If signals \(v_1\) and \(v_2\) are orthogonal over the interval \([0,T]\) then this term is zero (the very definition of orthogonal). It turns out that any two sinusoids of different frequencies, integrated over their the least common multiple of their respective periods, are orthogonal.
Another way to say this is this second term goes to zero if \(v_1\) and \(v_2\) are uncorrelated.

Therefore, for the sum of uncorrelated signals, the composite’s RMS value is

\[V_{\mathrm{total}\,\mathrm{RMS}} = \sqrt{v_{1\,\mathrm{RMS}}^2 + v_{2\,\mathrm{RMS}}^2 + v_{3\,\mathrm{RMS}}^2 + \ldots}\]

This is called the root sum (of the) squares or RSS for short.
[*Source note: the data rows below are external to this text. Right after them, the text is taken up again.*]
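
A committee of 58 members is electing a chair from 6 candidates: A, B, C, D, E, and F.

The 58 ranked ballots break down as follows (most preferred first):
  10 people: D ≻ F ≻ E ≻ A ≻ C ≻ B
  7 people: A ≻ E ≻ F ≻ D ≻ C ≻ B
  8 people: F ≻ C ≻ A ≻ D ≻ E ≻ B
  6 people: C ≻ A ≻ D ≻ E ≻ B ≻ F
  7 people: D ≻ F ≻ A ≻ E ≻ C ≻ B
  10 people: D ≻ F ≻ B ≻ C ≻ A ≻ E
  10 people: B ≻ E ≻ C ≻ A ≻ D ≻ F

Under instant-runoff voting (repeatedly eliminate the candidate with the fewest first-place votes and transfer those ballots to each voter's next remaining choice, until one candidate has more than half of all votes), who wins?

A

Round 1: A 7, B 10, C 6, D 27, E 0, F 8. E eliminated.
Round 2: A 7, B 10, C 6, D 27, F 8. C eliminated.
Round 3: A 13, B 10, D 27, F 8. F eliminated.
Round 4: A 21, B 10, D 27. B eliminated.
Round 5: A 31, D 27. A has a majority (≥30).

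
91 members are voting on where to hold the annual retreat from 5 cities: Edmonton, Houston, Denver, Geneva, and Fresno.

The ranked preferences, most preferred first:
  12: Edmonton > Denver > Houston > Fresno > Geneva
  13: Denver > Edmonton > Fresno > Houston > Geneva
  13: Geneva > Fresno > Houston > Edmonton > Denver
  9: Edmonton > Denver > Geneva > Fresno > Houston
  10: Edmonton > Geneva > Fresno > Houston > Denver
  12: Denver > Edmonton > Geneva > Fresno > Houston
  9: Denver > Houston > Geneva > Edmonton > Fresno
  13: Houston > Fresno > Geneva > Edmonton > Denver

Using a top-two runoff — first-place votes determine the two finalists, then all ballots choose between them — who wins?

Edmonton

Round 1 first-place votes: Edmonton 31, Houston 13, Denver 34, Geneva 13, Fresno 0. Denver and Edmonton advance.
Runoff: Denver is ranked above Edmonton on 34 ballots, Edmonton above Denver on 57.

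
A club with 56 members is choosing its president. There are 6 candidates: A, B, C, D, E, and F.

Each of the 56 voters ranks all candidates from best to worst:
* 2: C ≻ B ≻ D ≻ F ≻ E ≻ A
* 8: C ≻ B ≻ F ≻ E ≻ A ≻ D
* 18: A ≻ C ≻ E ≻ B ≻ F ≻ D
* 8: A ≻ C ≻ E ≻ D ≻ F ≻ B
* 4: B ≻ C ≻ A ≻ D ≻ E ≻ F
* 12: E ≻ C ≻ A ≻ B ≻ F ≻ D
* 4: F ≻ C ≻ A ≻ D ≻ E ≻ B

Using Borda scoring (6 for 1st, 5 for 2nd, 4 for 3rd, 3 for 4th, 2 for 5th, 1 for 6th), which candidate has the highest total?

A: 2×1 + 8×2 + 18×6 + 8×6 + 4×4 + 12×4 + 4×4 = 254
B: 2×5 + 8×5 + 18×3 + 8×1 + 4×6 + 12×3 + 4×1 = 176
C: 2×6 + 8×6 + 18×5 + 8×5 + 4×5 + 12×5 + 4×5 = 290
D: 2×4 + 8×1 + 18×1 + 8×3 + 4×3 + 12×1 + 4×3 = 94
E: 2×2 + 8×3 + 18×4 + 8×4 + 4×2 + 12×6 + 4×2 = 220
F: 2×3 + 8×4 + 18×2 + 8×2 + 4×1 + 12×2 + 4×6 = 142

C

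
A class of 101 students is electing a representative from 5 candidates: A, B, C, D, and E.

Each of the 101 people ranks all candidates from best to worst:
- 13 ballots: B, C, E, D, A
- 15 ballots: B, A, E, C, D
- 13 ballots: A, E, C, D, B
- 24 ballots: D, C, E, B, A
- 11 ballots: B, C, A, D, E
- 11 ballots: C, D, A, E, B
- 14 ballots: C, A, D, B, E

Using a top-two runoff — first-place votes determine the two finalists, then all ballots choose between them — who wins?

Round 1 first-place votes: A 13, B 39, C 25, D 24, E 0. B and C advance.
Runoff: B is ranked above C on 39 ballots, C above B on 62.

C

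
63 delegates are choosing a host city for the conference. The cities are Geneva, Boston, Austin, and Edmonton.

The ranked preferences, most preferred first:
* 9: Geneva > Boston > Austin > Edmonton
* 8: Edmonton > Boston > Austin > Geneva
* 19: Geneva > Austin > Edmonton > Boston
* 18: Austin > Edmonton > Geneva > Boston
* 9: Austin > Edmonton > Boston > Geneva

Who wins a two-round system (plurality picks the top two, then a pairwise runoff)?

Round 1 first-place votes: Geneva 28, Boston 0, Austin 27, Edmonton 8. Geneva and Austin advance.
Runoff: Geneva is ranked above Austin on 28 ballots, Austin above Geneva on 35.

Austin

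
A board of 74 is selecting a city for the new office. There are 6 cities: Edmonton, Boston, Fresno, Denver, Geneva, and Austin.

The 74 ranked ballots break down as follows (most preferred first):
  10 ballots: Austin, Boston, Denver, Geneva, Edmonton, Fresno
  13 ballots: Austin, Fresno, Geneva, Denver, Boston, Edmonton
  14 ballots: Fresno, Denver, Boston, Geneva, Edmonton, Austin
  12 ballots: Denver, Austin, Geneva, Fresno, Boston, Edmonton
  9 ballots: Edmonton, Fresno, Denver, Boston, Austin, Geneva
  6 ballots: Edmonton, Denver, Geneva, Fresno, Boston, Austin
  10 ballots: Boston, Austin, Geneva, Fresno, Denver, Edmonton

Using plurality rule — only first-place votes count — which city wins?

First-place votes: Edmonton 15, Boston 10, Fresno 14, Denver 12, Geneva 0, Austin 23.

Austin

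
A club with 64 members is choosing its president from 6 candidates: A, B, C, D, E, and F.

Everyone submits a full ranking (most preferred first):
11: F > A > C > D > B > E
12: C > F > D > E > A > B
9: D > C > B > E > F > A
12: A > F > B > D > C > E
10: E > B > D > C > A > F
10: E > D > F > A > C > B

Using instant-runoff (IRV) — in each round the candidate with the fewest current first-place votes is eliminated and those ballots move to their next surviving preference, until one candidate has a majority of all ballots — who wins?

Round 1: A 12, B 0, C 12, D 9, E 20, F 11. B eliminated.
Round 2: A 12, C 12, D 9, E 20, F 11. D eliminated.
Round 3: A 12, C 21, E 20, F 11. F eliminated.
Round 4: A 23, C 21, E 20. E eliminated.
Round 5: A 33, C 31. A has a majority (≥33).

A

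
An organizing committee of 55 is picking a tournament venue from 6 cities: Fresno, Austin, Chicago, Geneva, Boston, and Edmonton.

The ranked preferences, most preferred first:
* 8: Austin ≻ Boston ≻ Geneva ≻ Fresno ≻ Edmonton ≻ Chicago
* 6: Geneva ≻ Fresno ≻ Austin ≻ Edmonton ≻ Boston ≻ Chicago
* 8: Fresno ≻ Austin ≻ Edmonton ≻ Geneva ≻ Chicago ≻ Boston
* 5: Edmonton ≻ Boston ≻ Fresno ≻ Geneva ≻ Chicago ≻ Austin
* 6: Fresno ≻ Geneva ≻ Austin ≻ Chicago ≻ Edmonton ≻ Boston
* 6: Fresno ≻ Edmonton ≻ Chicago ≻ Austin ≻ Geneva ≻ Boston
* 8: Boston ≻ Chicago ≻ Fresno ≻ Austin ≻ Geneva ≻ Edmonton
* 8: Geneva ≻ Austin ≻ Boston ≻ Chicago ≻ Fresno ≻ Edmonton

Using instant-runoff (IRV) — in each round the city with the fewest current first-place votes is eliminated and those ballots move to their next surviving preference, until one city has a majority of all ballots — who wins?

Boston

Round 1: Fresno 20, Austin 8, Chicago 0, Geneva 14, Boston 8, Edmonton 5. Chicago eliminated.
Round 2: Fresno 20, Austin 8, Geneva 14, Boston 8, Edmonton 5. Edmonton eliminated.
Round 3: Fresno 20, Austin 8, Geneva 14, Boston 13. Austin eliminated.
Round 4: Fresno 20, Geneva 14, Boston 21. Geneva eliminated.
Round 5: Fresno 26, Boston 29. Boston has a majority (≥28).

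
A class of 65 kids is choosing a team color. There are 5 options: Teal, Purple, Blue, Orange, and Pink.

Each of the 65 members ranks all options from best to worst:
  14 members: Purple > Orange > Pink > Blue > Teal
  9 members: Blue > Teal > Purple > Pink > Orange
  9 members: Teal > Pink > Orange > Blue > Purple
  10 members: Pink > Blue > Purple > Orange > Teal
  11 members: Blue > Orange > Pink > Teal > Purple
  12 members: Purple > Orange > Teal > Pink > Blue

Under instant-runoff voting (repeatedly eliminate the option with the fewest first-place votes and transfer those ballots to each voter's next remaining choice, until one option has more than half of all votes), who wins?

Blue

Round 1: Teal 9, Purple 26, Blue 20, Orange 0, Pink 10. Orange eliminated.
Round 2: Teal 9, Purple 26, Blue 20, Pink 10. Teal eliminated.
Round 3: Purple 26, Blue 20, Pink 19. Pink eliminated.
Round 4: Purple 26, Blue 39. Blue has a majority (≥33).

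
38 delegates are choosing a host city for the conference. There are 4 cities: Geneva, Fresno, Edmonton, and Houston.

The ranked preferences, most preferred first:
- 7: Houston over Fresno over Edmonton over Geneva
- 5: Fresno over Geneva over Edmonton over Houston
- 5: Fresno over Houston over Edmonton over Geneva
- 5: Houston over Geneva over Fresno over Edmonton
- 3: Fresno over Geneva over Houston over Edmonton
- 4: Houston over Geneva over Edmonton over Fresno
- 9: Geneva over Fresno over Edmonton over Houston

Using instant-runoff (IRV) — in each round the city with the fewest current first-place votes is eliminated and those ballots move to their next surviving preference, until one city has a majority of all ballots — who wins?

Fresno

Round 1: Geneva 9, Fresno 13, Edmonton 0, Houston 16. Edmonton eliminated.
Round 2: Geneva 9, Fresno 13, Houston 16. Geneva eliminated.
Round 3: Fresno 22, Houston 16. Fresno has a majority (≥20).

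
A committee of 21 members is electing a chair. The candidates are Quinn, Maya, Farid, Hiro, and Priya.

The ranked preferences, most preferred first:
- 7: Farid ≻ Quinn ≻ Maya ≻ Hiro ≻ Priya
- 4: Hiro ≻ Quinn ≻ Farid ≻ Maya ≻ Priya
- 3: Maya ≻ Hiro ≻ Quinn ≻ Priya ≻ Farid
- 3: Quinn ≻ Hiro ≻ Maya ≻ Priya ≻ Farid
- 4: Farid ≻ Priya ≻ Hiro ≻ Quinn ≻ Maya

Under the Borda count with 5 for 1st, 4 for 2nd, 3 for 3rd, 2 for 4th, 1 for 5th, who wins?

Quinn

Quinn: 7×4 + 4×4 + 3×3 + 3×5 + 4×2 = 76
Maya: 7×3 + 4×2 + 3×5 + 3×3 + 4×1 = 57
Farid: 7×5 + 4×3 + 3×1 + 3×1 + 4×5 = 73
Hiro: 7×2 + 4×5 + 3×4 + 3×4 + 4×3 = 70
Priya: 7×1 + 4×1 + 3×2 + 3×2 + 4×4 = 39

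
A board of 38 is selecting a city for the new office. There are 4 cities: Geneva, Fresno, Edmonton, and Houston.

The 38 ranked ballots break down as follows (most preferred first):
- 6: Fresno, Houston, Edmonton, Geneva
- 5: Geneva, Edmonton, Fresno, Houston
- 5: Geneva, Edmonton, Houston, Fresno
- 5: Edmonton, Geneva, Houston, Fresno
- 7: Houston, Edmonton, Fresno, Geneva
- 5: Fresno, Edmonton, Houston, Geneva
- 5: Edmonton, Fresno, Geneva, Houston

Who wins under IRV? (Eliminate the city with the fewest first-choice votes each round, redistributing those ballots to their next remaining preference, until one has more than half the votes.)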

To repeat: RSS, root sum of the squares, only works when the signals are (choose one, choose all):

uncorrelated
orthogonal

3. RMS of common wave shapes

Few people relish the thought of computing an integral just to get an “effective value,” but that’s the definition.

Fortunately, there are a few common wave shapes that that we encounter all the time.

3.1. sinusoid

Signal: \(v_X(t) = A \sin(2\pi f t)\)

\[\begin{align} V_{\mathrm{RMS}} (sin) &= \sqrt{\dfrac{1}{T} \int\limits_0^T A\sin(2\pi f t)^2\, dt} \\ & = \sqrt{\dfrac{1}{T} \int\limits_0^T \frac{A}{2}\left(1 - \cos(2\cdot2\pi f t)\right)\, dt} \\ & = \sqrt{\dfrac{A}{2T}T - \int \cdots} \\ & = \sqrt{\frac{A}{2} - 0} \\ & = \frac{A}{\sqrt{2}} \end{align}\]

Repeat this calculation if the signal is: \(v_X(t) = A \cos(2\pi f t)\) ?
If you have a 120 V_RMS signal (say, from a power outlet), what is the peak voltage value?

3.2. triangle

This is a fun one! Set up a triangle wave that is centered around zero, meaning that the average value must be zero. It is useful to specify the “duty cycle” as the proportion of time the waveform spends linearly rising compared to the period (the other portion the signal is linearly falling). Then you only complete this integral once and get a parameterized result.

You need to do this by hand at least once in your life before you memorize the result.

3.3. square

Another fun one.

50% duty cycle, centered around 0 with peaks at ±A.

X% duty cycle, with peaks at ±A.

1. To the mathematial folk that just twitched: yes, a proper square root operation includes the ± prefix. Remember that the V_eff definition involving power always involves squaring first. Therefore there is no change if you take the negative value, the same power is dissipated in the resistor. By convention, we take the positive value to reduce the negativity in our lives.